The most bizarre despatch involves a group of teenagers on the lakeside who are affected by the reflection of light from the mirror across the lake – one guy is in a car where a screwdriver levitates from behind and impales him through the back of the head and out through his mouth, followed by one of the girls coming along whereupon the door of the car is supernaturally slammed shut to knock her forward into a kiss with the guy, impaling her on the other end of the screwdriver protruding out of his mouth.

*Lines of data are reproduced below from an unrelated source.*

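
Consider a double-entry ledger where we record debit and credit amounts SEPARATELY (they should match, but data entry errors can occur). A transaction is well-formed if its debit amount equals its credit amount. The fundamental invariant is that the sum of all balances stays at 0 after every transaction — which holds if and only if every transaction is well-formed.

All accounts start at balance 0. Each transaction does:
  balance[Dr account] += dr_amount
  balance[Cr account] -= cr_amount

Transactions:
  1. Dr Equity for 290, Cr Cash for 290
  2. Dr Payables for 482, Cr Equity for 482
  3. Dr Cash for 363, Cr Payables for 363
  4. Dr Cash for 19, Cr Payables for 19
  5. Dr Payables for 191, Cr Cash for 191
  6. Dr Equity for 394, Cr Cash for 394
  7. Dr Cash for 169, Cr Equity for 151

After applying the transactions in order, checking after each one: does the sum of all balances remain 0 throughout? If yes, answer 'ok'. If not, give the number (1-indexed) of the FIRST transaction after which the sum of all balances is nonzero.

After txn 1: dr=290 cr=290 sum_balances=0
After txn 2: dr=482 cr=482 sum_balances=0
After txn 3: dr=363 cr=363 sum_balances=0
After txn 4: dr=19 cr=19 sum_balances=0
After txn 5: dr=191 cr=191 sum_balances=0
After txn 6: dr=394 cr=394 sum_balances=0
After txn 7: dr=169 cr=151 sum_balances=18

Answer: 7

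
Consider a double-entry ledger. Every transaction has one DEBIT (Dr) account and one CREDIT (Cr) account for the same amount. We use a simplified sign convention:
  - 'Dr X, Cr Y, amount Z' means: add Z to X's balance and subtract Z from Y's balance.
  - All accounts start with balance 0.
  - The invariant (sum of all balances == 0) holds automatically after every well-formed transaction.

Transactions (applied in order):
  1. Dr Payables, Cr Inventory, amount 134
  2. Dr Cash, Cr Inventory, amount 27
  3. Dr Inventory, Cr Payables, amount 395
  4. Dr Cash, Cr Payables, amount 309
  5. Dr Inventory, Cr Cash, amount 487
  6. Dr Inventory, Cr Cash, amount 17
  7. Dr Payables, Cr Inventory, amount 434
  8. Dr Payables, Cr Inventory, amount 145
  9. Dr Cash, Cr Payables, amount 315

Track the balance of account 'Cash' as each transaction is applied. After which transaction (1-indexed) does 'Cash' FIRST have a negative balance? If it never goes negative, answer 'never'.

After txn 1: Cash=0
After txn 2: Cash=27
After txn 3: Cash=27
After txn 4: Cash=336
After txn 5: Cash=-151

Answer: 5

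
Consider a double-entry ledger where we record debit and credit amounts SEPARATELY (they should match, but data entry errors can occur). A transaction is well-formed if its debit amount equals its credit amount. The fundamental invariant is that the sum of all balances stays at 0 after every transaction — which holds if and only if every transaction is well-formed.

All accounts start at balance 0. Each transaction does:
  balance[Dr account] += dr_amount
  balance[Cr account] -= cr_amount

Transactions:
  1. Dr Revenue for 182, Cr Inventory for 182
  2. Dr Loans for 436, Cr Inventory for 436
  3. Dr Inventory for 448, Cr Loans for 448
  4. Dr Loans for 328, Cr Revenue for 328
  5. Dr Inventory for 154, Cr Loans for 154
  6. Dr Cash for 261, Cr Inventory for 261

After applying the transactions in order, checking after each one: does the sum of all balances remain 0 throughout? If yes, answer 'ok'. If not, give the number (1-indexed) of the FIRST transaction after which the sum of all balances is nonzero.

After txn 1: dr=182 cr=182 sum_balances=0
After txn 2: dr=436 cr=436 sum_balances=0
After txn 3: dr=448 cr=448 sum_balances=0
After txn 4: dr=328 cr=328 sum_balances=0
After txn 5: dr=154 cr=154 sum_balances=0
After txn 6: dr=261 cr=261 sum_balances=0

Answer: ok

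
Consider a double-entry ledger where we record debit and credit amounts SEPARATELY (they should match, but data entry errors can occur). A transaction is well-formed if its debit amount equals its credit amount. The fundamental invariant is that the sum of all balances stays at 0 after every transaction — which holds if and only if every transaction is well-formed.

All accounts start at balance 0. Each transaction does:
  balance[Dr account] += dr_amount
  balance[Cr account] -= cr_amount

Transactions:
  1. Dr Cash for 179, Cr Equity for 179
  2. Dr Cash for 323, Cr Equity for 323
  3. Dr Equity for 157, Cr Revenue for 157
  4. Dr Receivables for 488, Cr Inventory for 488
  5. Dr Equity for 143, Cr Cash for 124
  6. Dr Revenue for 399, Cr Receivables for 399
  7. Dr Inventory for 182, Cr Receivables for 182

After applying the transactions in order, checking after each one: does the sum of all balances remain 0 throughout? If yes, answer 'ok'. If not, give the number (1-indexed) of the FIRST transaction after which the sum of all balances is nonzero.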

Ulli Lommel’s directorial career during this period brought to prominence actress Suzanna Love who Lommel married in 1979. Suzanna Love was a member of the wealthy Dupont family and became Ulli Lommel’s greatest collaborator during this period, co-writing and starring in all of his films during their marriage. Moreover, she was responsible for diverting some of the family fortune to financing Lommel’s films, which undeniably contributed to their greater polish. (It is noted that Lommel’s directorial career declined into a series of cheap and universally terrible productions after their divorce in 1987). Suzanna Love has a quiet and studious modesty to her performance that indicates that she could have become a much bigger name than she did – alas, after her last film with Lommel, A Smile in the Dark (1991), she has vanished from cinema screens. Her brother Nicholas Love, who also appeared in several of Lommel’s films, plays her mute brother in the film here.
Ulli Lommel made a sequel with Boogeyman II (1983), which features Suzanna Love again in a series of killings set around a Hollywood party. The sequel is disliked due to the fact that nearly a third of its running time is padded with footage from this film.
Ulli Lommel’s other films include:- Haytabo (1971), The Tenderness of the Wolves (1973), Olivia/Double Jeopardy (1981), Boogey Man II (1982), BrainWaves (1982), The Devonsville Terror (1983), Strangers in Paradise (1984), Identified Flying Object (1985), Bloodsuckers (1998), Zombie Nation (2004), The Raven (2006) and The Tomb (2007), as well as a subset of these that exploit often very loose connection to true life serial killers with B.T.K. Killer (2005), Green River Killer (2005), Killer Pickton (2005), The Zodiac Killer (2005), Black Dahlia (2006), Cannibal (2006), Borderline Cult (2007), Curse of the Zodiac (2007), Baseline Killer (2008), Dungeon Girl (2008), Killer Nurse (2008), Son of Sam (2008), Nightstalker (2009), D.C. Sniper (2010) and Manson Family Cult (2012).